The moribund Cleveland Cavaliers have once again been given basketball's gift of gifts, winning the lottery for the third time in four years. And while they can choose between the supremely talented Andrew Wiggins, Jabari Parker and Julius Randle -- all of whom may very well become future stars -- Joel Embiid is their best choice.
Embiid, if you're not familiar, is 7 feet tall, 19 years old and has the dexterity of a wing player, despite having played organized basketball for only three years. While his numbers at Kansas (11 points, 8 rebounds) weren't off the charts, he asserted himself as a defensive force, averaging nearly 3 blocks per game.
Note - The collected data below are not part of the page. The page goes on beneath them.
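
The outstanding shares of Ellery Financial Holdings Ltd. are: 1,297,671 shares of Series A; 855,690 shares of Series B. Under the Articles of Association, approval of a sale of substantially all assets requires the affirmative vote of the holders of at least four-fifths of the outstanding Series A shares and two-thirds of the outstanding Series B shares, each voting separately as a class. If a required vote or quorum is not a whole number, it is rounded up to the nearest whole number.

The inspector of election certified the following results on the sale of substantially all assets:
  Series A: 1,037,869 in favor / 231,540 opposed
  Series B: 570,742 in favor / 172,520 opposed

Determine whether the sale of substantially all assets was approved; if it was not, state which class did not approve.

Series A: 4/5 of 1297671 = 1038136.80, rounded up to 1038137; 1,038,137 required, 1,037,869 in favor — not approved.
Series B: 2/3 of 855690 = 570460; 570,460 required, 570,742 in favor — approved.

Not approved — the Series A shares did not give the required vote.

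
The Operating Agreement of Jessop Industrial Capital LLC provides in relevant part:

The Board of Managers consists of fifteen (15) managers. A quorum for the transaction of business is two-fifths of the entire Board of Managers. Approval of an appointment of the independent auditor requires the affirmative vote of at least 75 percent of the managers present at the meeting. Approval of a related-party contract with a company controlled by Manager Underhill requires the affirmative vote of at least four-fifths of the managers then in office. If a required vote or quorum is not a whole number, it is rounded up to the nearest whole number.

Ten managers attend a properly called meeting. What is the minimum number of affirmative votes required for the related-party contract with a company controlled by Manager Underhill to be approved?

The related-party contract with a company controlled by Manager Underhill requires four-fifths of the managers then in office (15).
4/5 of 15 = 12.
(Only 10 can vote, so the related-party contract with a company controlled by Manager Underhill cannot pass at this meeting, but the required vote is still 12.)

12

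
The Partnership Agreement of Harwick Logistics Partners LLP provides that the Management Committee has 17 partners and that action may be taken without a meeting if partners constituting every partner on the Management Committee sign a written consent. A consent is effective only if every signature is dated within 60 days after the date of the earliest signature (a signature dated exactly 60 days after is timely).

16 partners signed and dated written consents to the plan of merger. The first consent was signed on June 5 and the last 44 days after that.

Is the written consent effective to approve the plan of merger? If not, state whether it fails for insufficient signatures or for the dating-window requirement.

Not effective — insufficient signatures.

Signatures required: every one of 17 — unanimous means all 17, so 17 needed; 16 signed. Insufficient.
Dating window: the latest signature is 44 days after the earliest; the limit is 60 days. Within the window.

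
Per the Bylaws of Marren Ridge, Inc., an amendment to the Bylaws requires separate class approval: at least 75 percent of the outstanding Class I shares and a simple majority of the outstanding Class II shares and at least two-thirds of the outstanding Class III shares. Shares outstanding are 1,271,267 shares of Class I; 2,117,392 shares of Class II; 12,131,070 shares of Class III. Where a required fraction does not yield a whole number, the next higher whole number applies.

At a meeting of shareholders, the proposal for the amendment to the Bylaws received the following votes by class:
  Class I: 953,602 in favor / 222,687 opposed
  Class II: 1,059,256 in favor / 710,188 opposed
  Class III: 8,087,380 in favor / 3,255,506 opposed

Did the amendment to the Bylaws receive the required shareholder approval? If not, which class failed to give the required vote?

Class I: 3/4 of 1271267 = 953450.25, rounded up to 953451; 953,451 required, 953,602 in favor — approved.
Class II: a majority of 2117392 is 1058697; 1,058,697 required, 1,059,256 in favor — approved.
Class III: 2/3 of 12131070 = 8087380; 8,087,380 required, 8,087,380 in favor — approved.

Approved — every class gave the required vote.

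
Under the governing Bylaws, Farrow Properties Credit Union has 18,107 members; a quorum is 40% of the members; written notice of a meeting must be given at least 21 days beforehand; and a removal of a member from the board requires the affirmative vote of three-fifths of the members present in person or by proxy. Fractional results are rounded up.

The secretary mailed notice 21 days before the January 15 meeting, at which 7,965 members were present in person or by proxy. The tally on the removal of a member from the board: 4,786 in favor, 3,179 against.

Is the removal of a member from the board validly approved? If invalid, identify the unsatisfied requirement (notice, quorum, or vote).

Valid — all requirements satisfied.

Notice: 21 days given; 21 required. Satisfied.
Quorum: 40% of 18,107 = 7,242.80, rounded up to 7,243; 7,965 present. Satisfied.
Vote: requires three-fifths of those present (7,965); 3/5 of 7965 = 4779, so 4,779 needed; 4,786 in favor. Satisfied.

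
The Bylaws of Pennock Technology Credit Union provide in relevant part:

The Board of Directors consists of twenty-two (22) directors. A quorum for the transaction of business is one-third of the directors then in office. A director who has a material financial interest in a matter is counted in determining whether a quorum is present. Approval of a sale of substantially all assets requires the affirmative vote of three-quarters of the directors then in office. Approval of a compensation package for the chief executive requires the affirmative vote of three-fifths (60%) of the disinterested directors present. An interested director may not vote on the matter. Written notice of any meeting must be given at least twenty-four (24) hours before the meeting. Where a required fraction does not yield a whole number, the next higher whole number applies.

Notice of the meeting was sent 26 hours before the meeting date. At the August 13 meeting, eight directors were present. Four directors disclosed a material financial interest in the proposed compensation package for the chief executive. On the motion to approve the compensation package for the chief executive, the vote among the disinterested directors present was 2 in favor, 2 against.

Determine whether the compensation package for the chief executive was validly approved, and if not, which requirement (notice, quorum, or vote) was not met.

Notice: 26 hours given; 24 required (26 ≥ 24). Satisfied.
Quorum: 8 present (interested directors count toward quorum); quorum is 8. Satisfied.
Vote: the compensation package for the chief executive requires three-fifths of the disinterested directors present (8 − 4 = 4). 3/5 of 4 = 2.40, rounded up to 3, so 3 affirmative votes are needed; 2 voted in favor. Not satisfied.

Invalid — vote requirement not satisfied.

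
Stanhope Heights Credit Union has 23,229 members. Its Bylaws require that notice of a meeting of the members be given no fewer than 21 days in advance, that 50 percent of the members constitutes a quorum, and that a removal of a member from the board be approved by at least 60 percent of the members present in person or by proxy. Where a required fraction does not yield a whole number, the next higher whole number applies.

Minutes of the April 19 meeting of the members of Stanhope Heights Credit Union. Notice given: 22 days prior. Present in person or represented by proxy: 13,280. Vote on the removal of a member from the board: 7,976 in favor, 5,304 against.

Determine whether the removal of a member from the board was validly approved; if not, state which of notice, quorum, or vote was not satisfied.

Valid — all requirements satisfied.

Notice: 22 days given; 21 required. Satisfied.
Quorum: 50% of 23,229 = 11,614.50, rounded up to 11,615; 13,280 present. Satisfied.
Vote: requires three-fifths of those present (13,280); 3/5 of 13280 = 7968, so 7,968 needed; 7,976 in favor. Satisfied.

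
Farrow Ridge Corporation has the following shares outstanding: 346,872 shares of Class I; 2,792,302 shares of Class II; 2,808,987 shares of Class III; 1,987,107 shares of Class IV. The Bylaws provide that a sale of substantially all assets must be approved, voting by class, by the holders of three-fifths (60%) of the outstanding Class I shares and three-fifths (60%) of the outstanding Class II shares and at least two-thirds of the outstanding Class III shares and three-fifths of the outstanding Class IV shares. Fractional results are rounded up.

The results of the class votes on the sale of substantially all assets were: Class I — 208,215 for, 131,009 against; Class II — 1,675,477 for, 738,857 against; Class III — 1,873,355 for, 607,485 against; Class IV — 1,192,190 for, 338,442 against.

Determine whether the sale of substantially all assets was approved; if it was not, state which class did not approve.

Class I: 3/5 of 346872 = 208123.20, rounded up to 208124; 208,124 required, 208,215 in favor — approved.
Class II: 3/5 of 2792302 = 1675381.20, rounded up to 1675382; 1,675,382 required, 1,675,477 in favor — approved.
Class III: 2/3 of 2808987 = 1872658; 1,872,658 required, 1,873,355 in favor — approved.
Class IV: 3/5 of 1987107 = 1192264.20, rounded up to 1192265; 1,192,265 required, 1,192,190 in favor — not approved.

Not approved — the Class IV shares did not give the required vote.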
Embiid is not a dominant area rebounder at this point, but he boxes out extremely well and doesn't rely merely on size or leaping ability. He can also face up from 12 feet and score on either block.
But perhaps more importantly, he runs the floor incredibly well, and his imposing stature belies soft hands and a deft touch around the hoop.
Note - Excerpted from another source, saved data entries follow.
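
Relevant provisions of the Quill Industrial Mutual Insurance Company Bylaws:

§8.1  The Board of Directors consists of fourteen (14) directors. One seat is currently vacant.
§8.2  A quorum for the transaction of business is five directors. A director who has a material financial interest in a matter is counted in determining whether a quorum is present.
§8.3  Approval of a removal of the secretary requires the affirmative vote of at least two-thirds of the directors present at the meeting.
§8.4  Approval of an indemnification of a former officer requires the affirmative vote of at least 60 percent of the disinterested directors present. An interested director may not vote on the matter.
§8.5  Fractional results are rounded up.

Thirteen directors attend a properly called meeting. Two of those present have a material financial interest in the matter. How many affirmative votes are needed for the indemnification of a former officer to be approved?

7

The indemnification of a former officer requires three-fifths of the disinterested directors present (13 − 2 = 11).
3/5 of 11 = 6.60, rounded up to 7.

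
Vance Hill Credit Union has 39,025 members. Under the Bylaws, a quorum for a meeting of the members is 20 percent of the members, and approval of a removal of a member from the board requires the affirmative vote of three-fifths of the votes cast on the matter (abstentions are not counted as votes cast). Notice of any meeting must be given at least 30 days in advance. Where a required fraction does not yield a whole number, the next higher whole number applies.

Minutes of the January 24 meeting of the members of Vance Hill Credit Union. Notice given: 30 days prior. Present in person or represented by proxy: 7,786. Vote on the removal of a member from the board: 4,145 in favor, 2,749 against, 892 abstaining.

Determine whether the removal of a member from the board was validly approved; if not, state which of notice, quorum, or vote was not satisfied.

Invalid — quorum requirement not satisfied.

Notice: 30 days given; 30 required. Satisfied.
Quorum: 20% of 39,025 = 7,805; 7,786 present. Not satisfied.
Vote: requires three-fifths of the votes cast (7,786 − 892 abstaining = 6,894); 3/5 of 6894 = 4136.40, rounded up to 4137, so 4,137 needed; 4,145 in favor. Satisfied.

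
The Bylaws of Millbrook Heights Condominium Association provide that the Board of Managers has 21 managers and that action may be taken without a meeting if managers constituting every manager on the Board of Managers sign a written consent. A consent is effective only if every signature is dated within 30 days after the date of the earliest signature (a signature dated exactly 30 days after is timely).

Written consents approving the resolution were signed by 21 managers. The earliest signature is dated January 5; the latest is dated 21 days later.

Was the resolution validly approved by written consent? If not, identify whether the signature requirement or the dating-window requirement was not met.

Signatures required: the unanimous vote of 21 — unanimous means all 21, so 21 needed; 21 signed. Sufficient.
Dating window: the latest signature is 21 days after the earliest; the limit is 30 days. Within the window.

Effective — both the signature and dating-window requirements are satisfied.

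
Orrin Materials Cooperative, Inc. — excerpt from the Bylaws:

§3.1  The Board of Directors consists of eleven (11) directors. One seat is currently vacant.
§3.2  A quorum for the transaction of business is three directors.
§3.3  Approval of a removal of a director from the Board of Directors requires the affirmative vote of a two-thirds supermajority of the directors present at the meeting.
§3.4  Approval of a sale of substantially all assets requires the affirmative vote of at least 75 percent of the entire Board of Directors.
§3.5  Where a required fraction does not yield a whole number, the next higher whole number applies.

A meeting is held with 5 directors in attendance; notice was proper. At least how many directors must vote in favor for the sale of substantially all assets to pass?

The sale of substantially all assets requires three-fourths of the entire Board of Directors (11).
3/4 of 11 = 8.25, rounded up to 9.
(Only 5 can vote, so the sale of substantially all assets cannot pass at this meeting, but the required vote is still 9.)

9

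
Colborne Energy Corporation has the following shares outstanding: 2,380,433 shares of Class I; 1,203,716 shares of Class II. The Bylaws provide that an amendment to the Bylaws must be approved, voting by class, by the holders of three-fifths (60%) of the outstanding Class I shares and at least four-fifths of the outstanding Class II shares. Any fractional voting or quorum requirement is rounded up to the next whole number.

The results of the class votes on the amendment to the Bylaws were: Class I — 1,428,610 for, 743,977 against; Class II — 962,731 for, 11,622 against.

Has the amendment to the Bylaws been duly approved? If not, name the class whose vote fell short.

Not approved — the Class II shares did not give the required vote.

Class I: 3/5 of 2380433 = 1428259.80, rounded up to 1428260; 1,428,260 required, 1,428,610 in favor — approved.
Class II: 4/5 of 1203716 = 962972.80, rounded up to 962973; 962,973 required, 962,731 in favor — not approved.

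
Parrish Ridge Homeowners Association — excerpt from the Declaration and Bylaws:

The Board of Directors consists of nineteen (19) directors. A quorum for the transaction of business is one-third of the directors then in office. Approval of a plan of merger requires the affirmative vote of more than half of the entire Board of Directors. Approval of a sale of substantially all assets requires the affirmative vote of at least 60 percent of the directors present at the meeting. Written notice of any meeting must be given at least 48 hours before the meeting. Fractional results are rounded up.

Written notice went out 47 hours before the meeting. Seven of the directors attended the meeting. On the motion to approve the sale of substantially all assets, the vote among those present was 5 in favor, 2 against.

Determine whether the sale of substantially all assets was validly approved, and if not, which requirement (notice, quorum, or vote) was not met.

Notice: 47 hours given; 48 required (47 < 48). Not satisfied.
Quorum: 7 present; quorum is 7. Satisfied.
Vote: the sale of substantially all assets requires three-fifths of the directors present (7). 3/5 of 7 = 4.20, rounded up to 5, so 5 affirmative votes are needed; 5 voted in favor. Satisfied.

Invalid — notice requirement not satisfied.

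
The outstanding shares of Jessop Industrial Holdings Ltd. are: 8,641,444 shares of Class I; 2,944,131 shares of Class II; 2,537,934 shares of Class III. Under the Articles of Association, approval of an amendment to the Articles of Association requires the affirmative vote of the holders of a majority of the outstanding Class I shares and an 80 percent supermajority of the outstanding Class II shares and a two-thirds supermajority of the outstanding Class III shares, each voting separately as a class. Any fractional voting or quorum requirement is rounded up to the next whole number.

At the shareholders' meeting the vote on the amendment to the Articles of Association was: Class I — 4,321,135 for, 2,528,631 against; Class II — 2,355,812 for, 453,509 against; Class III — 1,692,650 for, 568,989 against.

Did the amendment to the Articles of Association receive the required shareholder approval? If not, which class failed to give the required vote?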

Today's NBA is about half-court execution. Look at how Roy Hibbert (when he's up to form) propels Indiana, or Duncan in San Antonio or Joakim Noah with the Bulls. Embiid possesses a robust 7-foot-5 wingspan and can consistently beat other bigs down the floor. Most 7-footers can't run the floor, but with Embiid on a team, one can actually play in transition, something with which NBA teams often struggle. One team that does it well is Washington, which can push the tempo with Marcin Gortat filling lanes.
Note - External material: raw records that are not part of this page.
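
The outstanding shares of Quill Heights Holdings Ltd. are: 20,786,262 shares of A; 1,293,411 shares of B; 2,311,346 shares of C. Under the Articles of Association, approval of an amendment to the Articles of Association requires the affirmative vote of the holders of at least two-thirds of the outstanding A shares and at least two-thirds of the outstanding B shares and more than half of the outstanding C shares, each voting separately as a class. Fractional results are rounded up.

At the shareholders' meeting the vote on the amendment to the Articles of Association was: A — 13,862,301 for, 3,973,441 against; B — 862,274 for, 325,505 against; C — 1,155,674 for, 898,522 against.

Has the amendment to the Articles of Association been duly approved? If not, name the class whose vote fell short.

A: 2/3 of 20786262 = 13857508; 13,857,508 required, 13,862,301 in favor — approved.
B: 2/3 of 1293411 = 862274; 862,274 required, 862,274 in favor — approved.
C: a majority of 2311346 is 1155674; 1,155,674 required, 1,155,674 in favor — approved.

Approved — every class gave the required vote.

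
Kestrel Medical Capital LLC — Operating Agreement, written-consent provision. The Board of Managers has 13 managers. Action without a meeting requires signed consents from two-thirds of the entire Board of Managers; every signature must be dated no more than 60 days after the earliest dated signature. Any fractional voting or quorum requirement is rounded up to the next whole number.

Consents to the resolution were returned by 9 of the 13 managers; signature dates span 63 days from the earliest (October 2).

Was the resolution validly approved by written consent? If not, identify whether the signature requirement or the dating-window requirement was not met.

Not effective — dating-window requirement not satisfied.

Signatures required: two-thirds of 13 — 2/3 of 13 = 8.67, rounded up to 9, so 9 needed; 9 signed. Sufficient.
Dating window: the latest signature is 63 days after the earliest; the limit is 60 days. Outside the window.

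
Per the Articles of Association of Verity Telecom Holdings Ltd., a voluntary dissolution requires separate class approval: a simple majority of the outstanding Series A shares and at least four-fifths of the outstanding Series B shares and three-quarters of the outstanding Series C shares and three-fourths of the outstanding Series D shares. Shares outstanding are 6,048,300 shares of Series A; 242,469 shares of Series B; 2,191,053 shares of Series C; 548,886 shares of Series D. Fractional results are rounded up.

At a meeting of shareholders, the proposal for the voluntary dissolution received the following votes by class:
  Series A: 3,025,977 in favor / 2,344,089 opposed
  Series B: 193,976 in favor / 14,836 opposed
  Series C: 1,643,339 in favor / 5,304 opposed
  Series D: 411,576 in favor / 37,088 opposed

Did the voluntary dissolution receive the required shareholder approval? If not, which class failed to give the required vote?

Not approved — the Series D shares did not give the required vote.

Series A: a majority of 6048300 is 3024151; 3,024,151 required, 3,025,977 in favor — approved.
Series B: 4/5 of 242469 = 193975.20, rounded up to 193976; 193,976 required, 193,976 in favor — approved.
Series C: 3/4 of 2191053 = 1643289.75, rounded up to 1643290; 1,643,290 required, 1,643,339 in favor — approved.
Series D: 3/4 of 548886 = 411664.50, rounded up to 411665; 411,665 required, 411,576 in favor — not approved.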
A late-season back injury forced Embiid out of the NCAA Tournament, but that's the only major issue that might give a team pause. And even a healthy Embiid is not a perfect prospect. His toughness wavers, his lack of shot-clock understanding is one way his inexperience shows, and although he's a willing passer, he hasn't learned to pass out of double-teams.
But those are all fixable, minor issues in a potentially game-changing center. Embiid, with natural footwork and the ability to finish with both hands, converts an excellent 71 percent of his shot attempts at the rim. In time, he could become a devastating pick-and-roll option, given his sound shooting form and eagerness to find the open man. That potential is especially significant for Cavs' point guard Kyrie Irving, a rising star who needs more than Tristan Thompson, Anderson Varejao and Anthony Bennett to support him.
Embiid poses far less risk as the top draft choice than the over-matched Bennett did, who compiled one of the worst rookie years for a top pick in league history. The Cavaliers can't afford not to nab Embiid.